Columbia College Chicago Theatre Dept. Alum Showcases New Musical ‘Amy Adams Wins an Oscar’ at Feinstein’s/54 Below on Sept. 21

Columbia College Chicago Theatre Department alumnus Preston Max Allen ’13 — a graduate of the Theatre Department’s BA Program in Acting who also took courses in the Theatre Department’s Musical Theatre and Comedy programs —will present a concert performance of his new musical Amy Adams Wins an Oscar on Tuesday, September 21, at New York City’s premier musical-theatre cabaret Feinstein’s/54 Below, located at 254 W. 54th St. in Manhattan’s Theatre District. Doors open at 9 PM for the 9:45 PM performance (Eastern time). For tickets, click here.

Preston Max Allen

As previously reported in this blog, Allen’s musical We Are the Tigers ran Off-Broadway at Theatre 80 St. Marks in New York City’s East Village in 2019. That show’s original-cast album is now streaming via Apple Music. At the time of that show’s run, Allen was profiled by the show-business news publication Playbill in an article titled “How Preston Max Allen Came Into His Identity as a Musical Theatre Writer and a Proud Trans Man,” in which Allen recounted how his experience at Columbia College helped him realize that his primary interest was writing for the musical theatre. “All the other women in my program are substantially more talented than I am,” he remembers thinking when he was a student at Columbia. “I still love writing. I love to write for these women, I’d love to create work for these women.”

Preston Max Allen

Allen is also the composer of Carrie 2: The Rage (An Unauthorized Musical Parody), which received its world premiere in 2017 from Chicago’s Underscore Theatre.

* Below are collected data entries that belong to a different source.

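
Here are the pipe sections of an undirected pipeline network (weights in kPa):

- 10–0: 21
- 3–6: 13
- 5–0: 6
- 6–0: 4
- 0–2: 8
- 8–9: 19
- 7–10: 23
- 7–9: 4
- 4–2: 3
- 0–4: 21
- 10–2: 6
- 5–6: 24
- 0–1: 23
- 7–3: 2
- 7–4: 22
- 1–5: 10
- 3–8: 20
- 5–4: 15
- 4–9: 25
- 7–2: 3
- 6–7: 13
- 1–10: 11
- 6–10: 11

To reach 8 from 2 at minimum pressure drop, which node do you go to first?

7

Enumerating some paths:
2–7–9–8: 3+4+19 = 26
2–7–3–8: 3+2+20 = 25
The minimum is 25 kPa via 2–7–3–8.
So from 2 the first move is to 7.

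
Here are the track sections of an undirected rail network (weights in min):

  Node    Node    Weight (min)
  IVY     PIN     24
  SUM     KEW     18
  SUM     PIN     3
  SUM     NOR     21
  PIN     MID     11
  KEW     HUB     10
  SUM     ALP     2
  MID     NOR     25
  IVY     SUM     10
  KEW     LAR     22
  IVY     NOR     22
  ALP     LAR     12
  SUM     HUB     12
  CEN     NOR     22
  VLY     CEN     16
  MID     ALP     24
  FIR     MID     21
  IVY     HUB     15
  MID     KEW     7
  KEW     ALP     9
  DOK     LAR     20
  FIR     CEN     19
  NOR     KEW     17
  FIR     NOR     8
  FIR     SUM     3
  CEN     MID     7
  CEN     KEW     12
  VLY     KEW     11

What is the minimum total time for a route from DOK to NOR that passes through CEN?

Shortest DOK→CEN: DOK → LAR → ALP → KEW → CEN = 53
Shortest CEN→NOR: CEN → NOR = 22
Total via CEN: 53 + 22 = 75 min.

75 min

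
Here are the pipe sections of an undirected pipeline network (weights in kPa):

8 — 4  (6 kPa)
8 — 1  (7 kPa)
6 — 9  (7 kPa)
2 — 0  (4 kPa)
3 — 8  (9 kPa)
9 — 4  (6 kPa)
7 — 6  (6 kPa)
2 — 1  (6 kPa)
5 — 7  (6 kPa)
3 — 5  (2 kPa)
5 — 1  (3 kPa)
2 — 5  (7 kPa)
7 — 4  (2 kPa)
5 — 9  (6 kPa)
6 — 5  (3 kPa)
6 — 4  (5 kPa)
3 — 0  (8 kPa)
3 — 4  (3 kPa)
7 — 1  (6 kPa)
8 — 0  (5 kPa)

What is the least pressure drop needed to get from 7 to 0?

Settle nodes by increasing distance from 7:
7: 0
4: 2  (via 7)
3: 5  (via 4)
1: 6  (via 7)
5: 6  (via 7)
6: 6  (via 7)
8: 8  (via 4)
9: 8  (via 4)
2: 12  (via 1)
0: 13  (via 3)
Shortest route: 7–4–3–0 = 13 kPa.

13 kPa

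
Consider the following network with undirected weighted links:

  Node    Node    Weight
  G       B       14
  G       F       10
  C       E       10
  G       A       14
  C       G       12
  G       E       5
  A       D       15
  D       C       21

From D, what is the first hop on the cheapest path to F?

A

Candidate routes:
D–C–G–F: 21+12+10 = 43
D–A–G–F: 15+14+10 = 39
Cheapest is D–A–G–F at 39.
So from D the first move is to A.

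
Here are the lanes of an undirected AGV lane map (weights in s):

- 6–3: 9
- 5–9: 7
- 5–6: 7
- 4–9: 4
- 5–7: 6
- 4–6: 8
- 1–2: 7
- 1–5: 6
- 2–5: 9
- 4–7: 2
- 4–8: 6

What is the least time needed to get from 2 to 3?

Running Dijkstra from 2:
2: 0
1: 7  (via 2)
5: 9  (via 2)
7: 15  (via 5)
6: 16  (via 5)
9: 16  (via 5)
4: 17  (via 7)
8: 23  (via 4)
3: 25  (via 6)
Shortest route: 2–5–6–3 = 25 s.

25 s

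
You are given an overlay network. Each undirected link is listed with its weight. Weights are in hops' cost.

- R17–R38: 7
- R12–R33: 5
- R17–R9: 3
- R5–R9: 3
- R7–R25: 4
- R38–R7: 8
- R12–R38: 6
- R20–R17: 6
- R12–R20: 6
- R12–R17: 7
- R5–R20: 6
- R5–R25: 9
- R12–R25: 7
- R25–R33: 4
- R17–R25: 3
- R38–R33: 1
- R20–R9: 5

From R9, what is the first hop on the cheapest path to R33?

R17

Enumerating some paths:
R9–R17–R25–R33: 3+3+4 = 10
R9–R17–R38–R33: 3+7+1 = 11
R9–R17–R12–R33: 3+7+5 = 15
Cheapest is R9–R17–R25–R33 at 10 hops' cost.
So from R9 the first move is to R17.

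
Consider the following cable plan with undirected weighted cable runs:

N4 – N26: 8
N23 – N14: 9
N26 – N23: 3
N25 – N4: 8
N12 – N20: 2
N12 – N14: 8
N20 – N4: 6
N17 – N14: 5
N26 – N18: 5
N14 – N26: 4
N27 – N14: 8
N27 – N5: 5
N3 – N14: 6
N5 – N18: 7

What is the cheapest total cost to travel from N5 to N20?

Settle nodes by increasing distance from N5:
N5: 0
N27: 5  (via N5)
N18: 7  (via N5)
N26: 12  (via N18)
N14: 13  (via N27)
N23: 15  (via N26)
N17: 18  (via N14)
N3: 19  (via N14)
N4: 20  (via N26)
N12: 21  (via N14)
N20: 23  (via N12)
Shortest route: N5 → N27 → N14 → N12 → N20 = 23.

23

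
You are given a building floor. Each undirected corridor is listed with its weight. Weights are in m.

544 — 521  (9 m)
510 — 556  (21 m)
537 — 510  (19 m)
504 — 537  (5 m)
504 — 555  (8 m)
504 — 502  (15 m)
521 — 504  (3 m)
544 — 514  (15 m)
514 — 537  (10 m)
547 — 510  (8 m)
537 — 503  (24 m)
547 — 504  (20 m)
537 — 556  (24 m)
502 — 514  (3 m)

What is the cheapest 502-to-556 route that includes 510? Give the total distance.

Best 502 to 510: 502–514–537–510 costing 32
Shortest 510→556: 510–556 = 21
Total via 510: 32 + 21 = 53 m.

53 m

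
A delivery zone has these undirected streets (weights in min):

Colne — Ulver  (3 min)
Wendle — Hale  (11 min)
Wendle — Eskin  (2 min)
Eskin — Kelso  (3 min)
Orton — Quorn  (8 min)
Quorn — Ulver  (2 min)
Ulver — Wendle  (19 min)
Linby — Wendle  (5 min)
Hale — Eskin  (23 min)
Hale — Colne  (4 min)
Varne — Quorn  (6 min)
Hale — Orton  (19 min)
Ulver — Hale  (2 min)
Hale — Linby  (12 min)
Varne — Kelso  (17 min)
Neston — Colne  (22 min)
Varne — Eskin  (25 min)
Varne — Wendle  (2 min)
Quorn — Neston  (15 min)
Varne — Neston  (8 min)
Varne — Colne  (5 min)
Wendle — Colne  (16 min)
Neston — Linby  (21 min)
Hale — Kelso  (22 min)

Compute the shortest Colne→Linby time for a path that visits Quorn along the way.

18 min

Shortest Colne→Quorn: Colne → Ulver → Quorn = 5
Shortest Quorn→Linby: Quorn → Varne → Wendle → Linby = 13
Total via Quorn: 5 + 13 = 18 min.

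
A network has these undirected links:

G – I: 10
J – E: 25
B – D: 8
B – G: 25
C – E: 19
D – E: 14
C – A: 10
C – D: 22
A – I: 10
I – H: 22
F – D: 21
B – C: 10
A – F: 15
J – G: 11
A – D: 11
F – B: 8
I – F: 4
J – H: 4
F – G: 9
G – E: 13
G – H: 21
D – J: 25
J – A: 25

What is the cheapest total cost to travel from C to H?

Running Dijkstra from C:
C: 0
A: 10  (via C)
B: 10  (via C)
D: 18  (via B)
F: 18  (via B)
E: 19  (via C)
I: 20  (via A)
G: 27  (via F)
J: 35  (via A)
H: 39  (via J)
Shortest route: C → A → J → H = 39.

39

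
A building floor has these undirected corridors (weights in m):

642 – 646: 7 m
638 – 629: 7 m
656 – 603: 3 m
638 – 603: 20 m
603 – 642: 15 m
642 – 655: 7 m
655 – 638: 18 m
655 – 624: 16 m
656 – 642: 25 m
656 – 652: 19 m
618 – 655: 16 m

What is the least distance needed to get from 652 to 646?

Candidate routes:
652 - 656 - 603 - 642 - 646: 19+3+15+7 = 44
652 - 656 - 642 - 646: 19+25+7 = 51
Cheapest is 652 - 656 - 603 - 642 - 646 at 44 m.

44 m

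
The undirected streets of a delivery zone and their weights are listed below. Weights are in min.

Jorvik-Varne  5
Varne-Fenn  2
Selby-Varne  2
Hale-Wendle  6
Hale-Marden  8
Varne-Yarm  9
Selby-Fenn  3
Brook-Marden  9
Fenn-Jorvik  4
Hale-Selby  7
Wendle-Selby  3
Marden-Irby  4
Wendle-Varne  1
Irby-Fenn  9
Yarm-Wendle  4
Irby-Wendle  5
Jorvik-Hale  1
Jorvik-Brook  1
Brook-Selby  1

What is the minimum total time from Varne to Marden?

Running Dijkstra from Varne:
Varne: 0
Wendle: 1  (via Varne)
Selby: 2  (via Varne)
Fenn: 2  (via Varne)
Brook: 3  (via Selby)
Jorvik: 4  (via Brook)
Yarm: 5  (via Wendle)
Hale: 5  (via Jorvik)
Irby: 6  (via Wendle)
Marden: 10  (via Irby)
Shortest route: Varne–Wendle–Irby–Marden = 10 min.

10 min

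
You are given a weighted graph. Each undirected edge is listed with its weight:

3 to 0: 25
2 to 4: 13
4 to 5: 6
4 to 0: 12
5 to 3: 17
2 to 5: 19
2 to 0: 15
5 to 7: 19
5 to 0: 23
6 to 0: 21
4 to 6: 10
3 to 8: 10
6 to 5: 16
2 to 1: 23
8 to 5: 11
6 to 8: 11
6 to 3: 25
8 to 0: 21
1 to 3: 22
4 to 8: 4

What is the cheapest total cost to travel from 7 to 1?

58

Compare a few routes:
7 - 5 - 3 - 1: 19+17+22 = 58
7 - 5 - 4 - 2 - 1: 19+6+13+23 = 61
Cheapest is 7 - 5 - 3 - 1 at 58.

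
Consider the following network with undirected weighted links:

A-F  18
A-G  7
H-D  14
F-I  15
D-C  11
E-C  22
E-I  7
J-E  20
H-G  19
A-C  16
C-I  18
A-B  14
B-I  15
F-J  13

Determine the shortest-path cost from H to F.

Shortest distances from H:
H: 0
D: 14  (via H)
G: 19  (via H)
C: 25  (via D)
A: 26  (via G)
B: 40  (via A)
I: 43  (via C)
F: 44  (via A)
Shortest route: H → G → A → F = 44.

44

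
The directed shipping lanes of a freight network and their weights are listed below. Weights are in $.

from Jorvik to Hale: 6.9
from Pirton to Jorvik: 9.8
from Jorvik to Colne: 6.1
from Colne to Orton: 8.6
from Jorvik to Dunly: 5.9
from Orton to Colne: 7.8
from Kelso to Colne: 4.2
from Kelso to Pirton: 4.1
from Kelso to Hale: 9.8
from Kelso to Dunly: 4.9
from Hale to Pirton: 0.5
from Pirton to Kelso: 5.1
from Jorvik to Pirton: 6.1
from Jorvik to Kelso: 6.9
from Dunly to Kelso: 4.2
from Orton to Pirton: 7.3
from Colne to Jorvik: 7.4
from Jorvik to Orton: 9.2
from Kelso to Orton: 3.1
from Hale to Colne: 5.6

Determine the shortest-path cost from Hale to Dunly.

Compare a few routes:
Hale–Pirton–Jorvik–Dunly: 0.5+9.8+5.9 = 16.2
Hale–Colne–Jorvik–Dunly: 5.6+7.4+5.9 = 18.9
Hale–Pirton–Kelso–Dunly: 0.5+5.1+4.9 = 10.5
The minimum is $10.5 via Hale–Pirton–Kelso–Dunly.

$10.5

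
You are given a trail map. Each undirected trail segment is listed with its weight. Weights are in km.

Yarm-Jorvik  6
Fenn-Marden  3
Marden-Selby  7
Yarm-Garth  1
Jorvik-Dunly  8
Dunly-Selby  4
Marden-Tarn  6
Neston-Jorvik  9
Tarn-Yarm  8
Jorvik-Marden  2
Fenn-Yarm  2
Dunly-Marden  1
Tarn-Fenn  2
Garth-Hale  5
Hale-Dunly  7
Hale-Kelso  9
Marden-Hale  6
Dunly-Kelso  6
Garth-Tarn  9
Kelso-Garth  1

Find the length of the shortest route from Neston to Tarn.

16 km

Running Dijkstra from Neston:
Neston: 0
Jorvik: 9  (via Neston)
Marden: 11  (via Jorvik)
Dunly: 12  (via Marden)
Fenn: 14  (via Marden)
Yarm: 15  (via Jorvik)
Garth: 16  (via Yarm)
Tarn: 16  (via Fenn)
Shortest route: Neston–Jorvik–Marden–Fenn–Tarn = 16 km.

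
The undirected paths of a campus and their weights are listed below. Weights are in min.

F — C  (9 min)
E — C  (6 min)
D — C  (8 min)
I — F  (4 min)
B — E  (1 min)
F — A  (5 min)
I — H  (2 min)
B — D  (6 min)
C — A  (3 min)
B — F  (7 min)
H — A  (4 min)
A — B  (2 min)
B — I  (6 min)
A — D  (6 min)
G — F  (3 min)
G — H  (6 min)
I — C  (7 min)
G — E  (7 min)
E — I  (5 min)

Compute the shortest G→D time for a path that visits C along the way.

19 min

Shortest G→C: G–F–A–C = 11
Best C to D: C–D costing 8
Total via C: 11 + 8 = 19 min.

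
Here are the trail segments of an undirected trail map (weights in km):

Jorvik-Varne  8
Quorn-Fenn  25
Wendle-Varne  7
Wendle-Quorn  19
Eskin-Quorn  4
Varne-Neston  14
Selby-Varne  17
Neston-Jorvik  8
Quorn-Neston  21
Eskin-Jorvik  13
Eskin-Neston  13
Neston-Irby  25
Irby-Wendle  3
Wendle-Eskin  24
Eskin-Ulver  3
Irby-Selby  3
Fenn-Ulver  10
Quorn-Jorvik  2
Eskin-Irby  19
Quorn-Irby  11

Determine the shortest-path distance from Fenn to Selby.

Shortest distances from Fenn:
Fenn: 0
Ulver: 10  (via Fenn)
Eskin: 13  (via Ulver)
Quorn: 17  (via Eskin)
Jorvik: 19  (via Quorn)
Neston: 26  (via Eskin)
Varne: 27  (via Jorvik)
Irby: 28  (via Quorn)
Wendle: 31  (via Irby)
Selby: 31  (via Irby)
Shortest route: Fenn → Ulver → Eskin → Quorn → Irby → Selby = 31 km.

31 km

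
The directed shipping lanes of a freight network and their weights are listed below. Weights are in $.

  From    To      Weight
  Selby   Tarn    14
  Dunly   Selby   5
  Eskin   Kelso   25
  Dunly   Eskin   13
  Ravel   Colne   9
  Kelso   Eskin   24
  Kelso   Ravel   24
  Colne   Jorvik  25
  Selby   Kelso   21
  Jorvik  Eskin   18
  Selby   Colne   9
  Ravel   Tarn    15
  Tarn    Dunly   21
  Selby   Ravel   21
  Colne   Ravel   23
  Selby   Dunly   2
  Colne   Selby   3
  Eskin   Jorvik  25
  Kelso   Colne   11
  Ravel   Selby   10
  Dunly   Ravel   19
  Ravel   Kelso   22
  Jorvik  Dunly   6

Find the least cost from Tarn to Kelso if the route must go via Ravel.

$62

Best Tarn to Ravel: Tarn–Dunly–Ravel costing 40
Shortest Ravel→Kelso: Ravel–Kelso = 22
Total via Ravel: 40 + 22 = $62.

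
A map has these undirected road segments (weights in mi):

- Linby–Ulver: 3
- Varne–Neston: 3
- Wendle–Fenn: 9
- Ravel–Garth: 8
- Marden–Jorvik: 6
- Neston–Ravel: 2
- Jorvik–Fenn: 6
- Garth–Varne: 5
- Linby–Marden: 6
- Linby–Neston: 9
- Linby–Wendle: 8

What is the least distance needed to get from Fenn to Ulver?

20 mi

Compare a few routes:
Fenn - Wendle - Linby - Ulver: 9+8+3 = 20
Fenn - Jorvik - Marden - Linby - Ulver: 6+6+6+3 = 21
Cheapest is Fenn - Wendle - Linby - Ulver at 20 mi.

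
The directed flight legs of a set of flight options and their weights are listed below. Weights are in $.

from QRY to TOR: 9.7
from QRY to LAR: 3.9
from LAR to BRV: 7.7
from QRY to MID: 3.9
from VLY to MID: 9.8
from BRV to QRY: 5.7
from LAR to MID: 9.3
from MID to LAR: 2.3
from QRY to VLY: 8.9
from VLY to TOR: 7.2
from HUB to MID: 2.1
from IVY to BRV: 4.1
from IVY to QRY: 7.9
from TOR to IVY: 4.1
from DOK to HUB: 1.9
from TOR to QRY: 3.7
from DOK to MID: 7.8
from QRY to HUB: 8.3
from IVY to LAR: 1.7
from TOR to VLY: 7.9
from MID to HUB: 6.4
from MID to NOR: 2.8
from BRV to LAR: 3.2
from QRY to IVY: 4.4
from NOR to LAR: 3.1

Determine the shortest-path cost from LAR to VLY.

$22.3

Enumerating some paths:
LAR–BRV–QRY–VLY: 7.7+5.7+8.9 = 22.3
LAR–BRV–QRY–TOR–VLY: 7.7+5.7+9.7+7.9 = 31
The minimum is $22.3 via LAR–BRV–QRY–VLY.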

The cast of the September 21 concert includes Broadway performers Courtney Bassett (Natasha, Pierre & The Great Comet of 1812), Lauren Nicole Chapman (Kinky Boots, Frozen), and Cameron Anika Hill (Dear Evan Hansen). With music and lyrics by Allen and a book by Edward Precht, Amy Adams Wins an Oscar is described as a harrowing fantasia of love, loss, and the lengths a certain red-head will go to sabotage Isla Fisher’s career. Sonically somewhere between Hello, Dolly! and Heathers, this skewed love letter to Hollywood pulls dozens of familiar faces – from Amy to Meryl to Saoirse to Glenn – into the Academy Awards race of a lifetime, where the stakes are high and no one is safe — except, of course, the audience, thanks to the incredible COVID-19 safety precautions taken by Feinstein’s/54 Below!”